The speaker, and former resident of Gwinnett County, Georgia (frequent readers will remember the "Runaway Bride," 'the Barbie Bandits," and other evidences of sub-human behavior in this locale) was making a televised appeal for government assistance to an economically-depressed segment of American industry. With rapier precision, he was advocating the committment of $5Billion to provide a stimulus to "the adult entertainment industry." The speakers' name was Larry Flynt. The former publisher of "Hustler" magazine was accompanied by the President and CEO of "Girls Gone Wild," the artful presenter of boobs from Bourbon Street to Panama City. Frodo was entranced.

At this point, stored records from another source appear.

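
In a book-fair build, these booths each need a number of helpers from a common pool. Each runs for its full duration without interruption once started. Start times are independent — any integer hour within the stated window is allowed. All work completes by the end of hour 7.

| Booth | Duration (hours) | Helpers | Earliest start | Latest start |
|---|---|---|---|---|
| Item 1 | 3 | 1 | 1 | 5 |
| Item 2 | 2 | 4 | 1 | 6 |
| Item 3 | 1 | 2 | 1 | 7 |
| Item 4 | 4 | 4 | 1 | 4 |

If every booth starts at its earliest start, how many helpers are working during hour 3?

At early start, hour 3 has: Item 1, Item 4.
Demand: 1 + 4 = 5.

5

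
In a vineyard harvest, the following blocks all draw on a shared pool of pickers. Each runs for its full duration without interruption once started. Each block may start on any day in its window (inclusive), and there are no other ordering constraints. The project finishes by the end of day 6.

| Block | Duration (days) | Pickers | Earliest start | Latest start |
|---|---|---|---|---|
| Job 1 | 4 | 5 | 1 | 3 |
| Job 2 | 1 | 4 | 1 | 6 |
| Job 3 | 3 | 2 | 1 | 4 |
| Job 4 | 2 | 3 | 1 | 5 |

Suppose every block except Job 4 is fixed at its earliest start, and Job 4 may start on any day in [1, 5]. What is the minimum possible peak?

Job 4@1: d1:14  d2:10  d3:7  d4:5  d5:0  d6:0 → peak 14
Job 4@2: d1:11  d2:10  d3:10  d4:5  d5:0  d6:0 → peak 11
Job 4@3: d1:11  d2:7  d3:10  d4:8  d5:0  d6:0 → peak 11
Job 4@4: d1:11  d2:7  d3:7  d4:8  d5:3  d6:0 → peak 11
Job 4@5: d1:11  d2:7  d3:7  d4:5  d5:3  d6:3 → peak 11
Best is Job 4@2, peak 11.

11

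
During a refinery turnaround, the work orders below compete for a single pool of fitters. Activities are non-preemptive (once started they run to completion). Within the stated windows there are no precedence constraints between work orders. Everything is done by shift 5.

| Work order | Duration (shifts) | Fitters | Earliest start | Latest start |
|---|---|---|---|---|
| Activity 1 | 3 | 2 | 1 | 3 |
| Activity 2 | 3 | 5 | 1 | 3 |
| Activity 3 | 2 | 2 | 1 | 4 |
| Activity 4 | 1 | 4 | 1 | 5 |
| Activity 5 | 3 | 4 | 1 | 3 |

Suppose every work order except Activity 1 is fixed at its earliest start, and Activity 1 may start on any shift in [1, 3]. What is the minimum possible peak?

Activity 1@1: s1:17  s2:13  s3:11  s4:0  s5:0 → peak 17
Activity 1@2: s1:15  s2:13  s3:11  s4:2  s5:0 → peak 15
Activity 1@3: s1:15  s2:11  s3:11  s4:2  s5:2 → peak 15
Best is Activity 1@2, peak 15.

15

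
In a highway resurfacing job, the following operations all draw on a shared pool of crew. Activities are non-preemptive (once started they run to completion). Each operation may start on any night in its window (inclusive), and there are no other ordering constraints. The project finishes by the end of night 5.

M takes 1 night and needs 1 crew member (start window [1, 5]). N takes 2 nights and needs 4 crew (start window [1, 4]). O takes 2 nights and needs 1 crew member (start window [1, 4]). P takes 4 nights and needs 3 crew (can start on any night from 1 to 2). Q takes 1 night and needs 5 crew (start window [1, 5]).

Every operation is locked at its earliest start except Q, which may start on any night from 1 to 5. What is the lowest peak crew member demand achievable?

9

Q@1: n1:14  n2:8  n3:3  n4:3  n5:0 → peak 14
Q@2: n1:9  n2:13  n3:3  n4:3  n5:0 → peak 13
Q@3: n1:9  n2:8  n3:8  n4:3  n5:0 → peak 9
Q@4: n1:9  n2:8  n3:3  n4:8  n5:0 → peak 9
Q@5: n1:9  n2:8  n3:3  n4:3  n5:5 → peak 9
Best is Q@3, peak 9.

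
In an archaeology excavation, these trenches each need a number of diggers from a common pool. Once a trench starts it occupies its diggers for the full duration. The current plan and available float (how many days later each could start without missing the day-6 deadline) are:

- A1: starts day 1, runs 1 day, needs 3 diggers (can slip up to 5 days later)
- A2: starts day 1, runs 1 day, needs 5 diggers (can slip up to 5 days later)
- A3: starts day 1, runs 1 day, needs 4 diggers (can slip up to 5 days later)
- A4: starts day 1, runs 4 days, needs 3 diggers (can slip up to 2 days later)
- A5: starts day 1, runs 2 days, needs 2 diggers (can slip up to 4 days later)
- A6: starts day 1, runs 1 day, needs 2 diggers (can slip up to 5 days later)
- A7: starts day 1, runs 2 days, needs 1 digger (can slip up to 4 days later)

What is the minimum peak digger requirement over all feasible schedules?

6

Early-start (A1@1, A2@1, A3@1, A4@1, A5@1, A6@1, A7@1) gives peak 20: d1:20  d2:6  d3:3  d4:3  d5:0  d6:0.
Shift A2→5, A3→6, A5→2, A6→4, A7→2.
Schedule A1@1, A2@5, A3@6, A4@1, A5@2, A6@4, A7@2: d1:6  d2:6  d3:6  d4:5  d5:5  d6:4 — peak 6.
Total digger-days = 32 over 6 days ⇒ peak ≥ ⌈32/6⌉ = 6, so 6 is optimal.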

It is sometimes difficult, according to Frodo, to separate legitimate opinion from satire. A businessman who was permanently paralyzed by a failed assassination attempt would seem to be a logical advocate for an industry which attracted the venemous effort on his life. Remembering also, thought Frodo, that Flynt offered a $1Million reward for information to anyone who could provide definitive evidence of sexual misconduct by the inquisitors of William Jefferson Clinton. The reward was claimed by the ex-wife (one of) Bob Barr (R-GA) who was then serving as one of the main accusators, who subsequently ran for the Presidency himself, as a "Libertarian" no less.
Frodo is no fan of either Larry Flynt or Bob Barr. Frodo is an adult who enjoys entertainment however. Therein lies the conundrum.
Although it is highly likely that Mr. Flynt revels in a periodic attempt at fifteen minutes or so of fame from time-to-time, Frodo also notes the public service that such satire offers to the citizenry of Middle Earth. It gets us all thinking about stimulus, economic or otherwise.
Didn't Lynda Lovelace hail from somewhere around Tupelo?